If there's one takeaway we can all learn from the recent events is that it's not acceptable to do business at any cost; short-term gains shouldn't be heralded as successes until they can be put in the context of their long-term impact. Success needs to be sustainable and that only happens when the business is able to create benefits for all. That includes all the customers, shareholders, employees, partners and communities with which the business intersects; no group should be unduly burdened or adversely impacted.
With the ups and downs of the market, we have seen that short-term quarterly financial results are not good indicators of long-term success. A broader set of risks and opportunities needs to be understood, one that includes people and environmental factors (commonly known as the triple bottom-line), before predicting the sustainability of a business. Going forward, businesses need to be more attuned to the risks and impacts of their extended operations.
With 6.7 billion people on the planet, and a projected 9 billion expected by mid-century, there are a lot possibilities, but there are also a lot of problems associated with supporting this growing population with finite resources. There is an increasing recognition that in order to maintain long-term viability, we are going to need to rethink some of our regular business practices, resource dependencies and consumptive behaviors. To identify possibilities, we first must recognize challenges, such as hunger, energy poverty, resource depletion, diminishing biodiversity, etc. that may be standing in the way.
From this vantage point, sustainable businesses must find ways to innovate and create opportunity that deliver business value by uniquely solving a market need or the problems of an underserved population. And one of the key ingredients for success lies in the use of information and communications technologies. Getting affordable computing technology into the hands of the disadvantaged is no longer an ideal reserved for philanthropic endeavors, but rather a business imperative for long-term viability.
When technology behemoths such as Microsoft and Intel are focused on creating customers out of "next billion" people it is clear that there is opportunity. The goal is to be able to reach and ultimately raise up that population so they can participate in a meaningful way in the global economy - and that requires getting them connected to it.

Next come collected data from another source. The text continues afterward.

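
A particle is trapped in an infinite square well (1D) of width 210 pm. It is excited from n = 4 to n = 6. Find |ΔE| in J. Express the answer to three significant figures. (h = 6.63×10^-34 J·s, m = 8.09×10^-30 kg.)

E_1 = h²/(8mL²) = 1.540×10^-19 J.
|ΔE| = |4² − 6²|·E_1 = 20·1.540×10^-19 J = 3.08×10^-18 J.

|ΔE| = 3.08×10^-18 J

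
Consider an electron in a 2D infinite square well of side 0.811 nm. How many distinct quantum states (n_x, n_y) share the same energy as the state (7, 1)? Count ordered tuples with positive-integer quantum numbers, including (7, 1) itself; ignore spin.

The level has n_x² + n_y² = 50. The ordered positive-integer solutions are (1, 7), (5, 5), (7, 1).
That gives 3 states.

degeneracy = 3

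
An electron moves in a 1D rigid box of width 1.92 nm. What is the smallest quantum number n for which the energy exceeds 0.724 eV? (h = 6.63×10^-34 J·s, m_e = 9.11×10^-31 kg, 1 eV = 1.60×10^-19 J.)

E_1 = h²/(8m_eL²) = 1.636×10^-20 J = 0.1023 eV.
Need n² > 0.724/0.1023 = 7.077, i.e. n > 2.660.
The smallest integer satisfying this is n = 3.

n = 3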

The proliferation of devices, such as smartphones and netbooks, could be defined as the business approach to solving what was once seen as strictly such a philanthropic endeavor. And while the philanthropic work of organizations such as "One Laptop Per Child," are incredibly important, perhaps one of the best ways to achieve the mission is to ensure businesses understand that their future market opportunities and workforce productivity is dependent on a connected, technologically empowered population.
Businesses that can effectively leverage information and communications technology to reach engage and educate their constituents, from potential employees to consumers, are going to be well positioned to capitalize on opportunities. With a strong technology strategy, they will be able to create new business models, markets, and routes to consumers. They will be able to collaborate and tap into global knowledge workers to innovate and drive differentiation. They will be able to reduce resource consumption and drive operational efficiencies to reduce costs and prepare for a carbon-constrained economy.
Sustainable businesses recognize it's not about compliance, which is a management mechanism, but rather about being able to identify growth opportunities, as the result of evolving needs in society, that will ultimately allow companies to thrive. Those businesses that are able to use information and communications technologies to tie their strategy to mega trends and identify growth opportunities as the result of evolving societal needs will be able to maintain long-term economic opportunities and market relevance.